The US-based internet newspaper Huffington Post has over 3,000 bloggers that include politicians, celebrities, academics and policy experts. Among the big names in this site are US President Barack Obama, US Foreign Affairs Secretary Hillary Clinton, former US Foreign Affairs Secretary Madeleine Albright, activist and filmmaker Michael Moore and singer Madonna. No doubt, the number of writers for this site is still unthinkable. Nevertheless, the site has 22 million unique users each month, which made UK-based newspaper Observer to rank it as the most powerful blog in the world.
Hyperlocal sites have few professional staff like editors and journalists who manage the site and are paid for it through the site’s or newspaper’s income from advertisements.
Is hyperlocal journalism a treat to mainstream journalism?
In an article about the future of journalism, OurBlook says “In recent months … as erstwhile titans like the Rocky Mountain News and Seattle Post-Intelligencer have vaporized, and others like the Chicago Tribune and Sun-Times teeter in bankruptcy, and still others like the Detroit News and Free Press resort to desperate new measures such as curtailing home delivery to just a few days a week … a rough consensus has emerged.”
Media experts are now worried since newspapers are being overwhelmed by enormous newsprint, production and delivery costs and a huge amount of staffing associated with them – all no longer needed, at least during the week if a weekend print edition remains viable, and in most cities it does, as it can still attract a lot of advertisements.
According to the blog, the Christian Science Monitor has become the pioneer for this change.

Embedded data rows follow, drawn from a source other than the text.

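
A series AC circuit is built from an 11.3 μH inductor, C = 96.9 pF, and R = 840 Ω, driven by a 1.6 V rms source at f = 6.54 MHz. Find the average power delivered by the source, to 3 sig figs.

ω = 2πf = 4.109e+07 rad/s
X_L = ωL = 464 Ω
X_C = 1/(ωC) = 251 Ω
Net reactance X = X_L − X_C = 213 Ω
Z = 840 + j213 Ω
|Z| = √(840² + 213²) = 867 Ω
∠Z = arctan(213/840) = 14.2°
I = V/|Z| = 1.85 mA
P = VI cos φ = 1.6 × 0.00185 × cos(14.2°) = 2.86 mW

2.86 mW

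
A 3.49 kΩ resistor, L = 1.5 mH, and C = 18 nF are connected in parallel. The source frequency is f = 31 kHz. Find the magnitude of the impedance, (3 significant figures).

ω = 2πf = 194800 rad/s
X_L = ωL = 292 Ω
X_C = 1/(ωC) = 285 Ω
Parallel: admittances add. Y = 1/R + 1/(jωL) + jωC
Y = (0.000287 + j8.33e-05) S
|Y| = 0.000298 S → |Z| = 1/|Y| = 3350 Ω, ∠Z = −∠Y = -16.2°

3350 Ω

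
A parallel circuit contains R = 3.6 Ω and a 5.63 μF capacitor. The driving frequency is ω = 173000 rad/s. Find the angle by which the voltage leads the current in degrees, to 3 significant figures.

X_C = 1/(ωC) = 1.03 Ω
Parallel: admittances add. Y = 1/R + jωC
Y = (0.278 + j0.974) S
|Y| = 1.01 S → |Z| = 1/|Y| = 0.987 Ω, ∠Z = −∠Y = -74.1°

-74.1°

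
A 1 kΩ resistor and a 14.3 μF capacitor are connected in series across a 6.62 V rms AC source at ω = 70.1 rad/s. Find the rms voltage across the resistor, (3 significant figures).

X_C = 1/(ωC) = 998 Ω
Z = 1000 − j998 Ω
|Z| = √(1000² + 998²) = 1410 Ω
I = V/|Z| = 4.69 mA
V_R = I·|Z_R| = 0.00469 × 1000 = 4.69 V

4.69 V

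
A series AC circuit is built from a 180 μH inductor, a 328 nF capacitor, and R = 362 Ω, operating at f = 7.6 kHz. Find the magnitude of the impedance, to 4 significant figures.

ω = 2πf = 47750 rad/s
X_L = ωL = 8.595 Ω
X_C = 1/(ωC) = 63.85 Ω
Net reactance X = X_L − X_C = -55.25 Ω
Z = 362.0 − j55.25 Ω
|Z| = √(362.0² + 55.25²) = 366.2 Ω

366.2 Ω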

It eliminated its weekday print editions but its weekender continues.
“While we won’t initially save significant money by ending our daily print publication, we are able to free most of our editors, reporters, photographers, and designers to continuously update our web site, CSMonitor.com. That should bring us more readers,” editor John Yemma told OurBlook.
“Our aim is that over the next five years, our online readership will grow fivefolds … from five million page-views at present to 25 million … and that will provide the revenue to sustain our operations,” he added.

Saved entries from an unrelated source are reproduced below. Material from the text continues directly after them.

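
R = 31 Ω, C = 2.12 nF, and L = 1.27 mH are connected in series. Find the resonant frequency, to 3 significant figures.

97.0 kHz

ω₀ = 1/√(LC) = 1/√(0.00127 × 2.12e-09) = 609400 rad/s
f₀ = ω₀/(2π) = 97.0 kHz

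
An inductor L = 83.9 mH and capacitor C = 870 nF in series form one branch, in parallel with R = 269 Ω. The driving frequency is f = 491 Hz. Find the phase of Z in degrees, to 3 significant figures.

ω = 2πf = 3085 rad/s
X_L = ωL = 259 Ω
X_C = 1/(ωC) = 373 Ω
Branch 1: Z₁ = R = 269 Ω
Branch 2 (series LC): Z₂ = j(X_L − X_C) = −j114 Ω
Parallel: Z = Z₁Z₂/(Z₁+Z₂), |Z| = 105 Ω, ∠Z = -67.1°

-67.1°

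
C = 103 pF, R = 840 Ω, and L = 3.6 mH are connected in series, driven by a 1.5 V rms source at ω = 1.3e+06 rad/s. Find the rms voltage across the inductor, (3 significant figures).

2.41 V

X_L = ωL = 4680 Ω
X_C = 1/(ωC) = 7470 Ω
Net reactance X = X_L − X_C = -2790 Ω
Z = 840 − j2790 Ω
|Z| = √(840² + 2790²) = 2910 Ω
I = V/|Z| = 515 μA
V_L = I·|Z_L| = 0.000515 × 4680 = 2.41 V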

Answering to the question “how can publishers compete with zero-cost base community developed and run sites?” social media expert Paul Brandshaw replied on online journalism blog, “They can’t – and they shouldn’t. When it comes to the web, the value lies in the network, not in the content. Look at the biggest web success story: Google. Google’s value – contrary to the opinion of AP or Rupert Murdoch or the PCC – is not in its content….”
What do the experts think about hyperlocal journalism in the West?
According to media experts in the West, the idea of providing news on a hyperlocal level has attracted much attention over the past years as news outlets look at how to tackle the ubiquity of free online news and try to find something unique that they can offer. In parts of the USA, hyperlocal outfits are now plentiful in number. In Europe, growth is comparatively slower.
But experts like Dutch journalist and managing editor of hyperlocal news platform called Telegraaf Media Group Bart Brouwers think “(the) future of journalism is digital and hyperlocal” and believe that newspapers must ready themselves for the future of journalism in the digital age.
And now it appears that the Netherlands would start to see an attempt to integrate hyperlocal news more deeply into the news landscape after Brouwers, a former editor-in-chief of Dutch tabloid Sp!ts, recently made the decision to move away from print journalism after 25 years and start an online-only network of hyperlocal news outlets.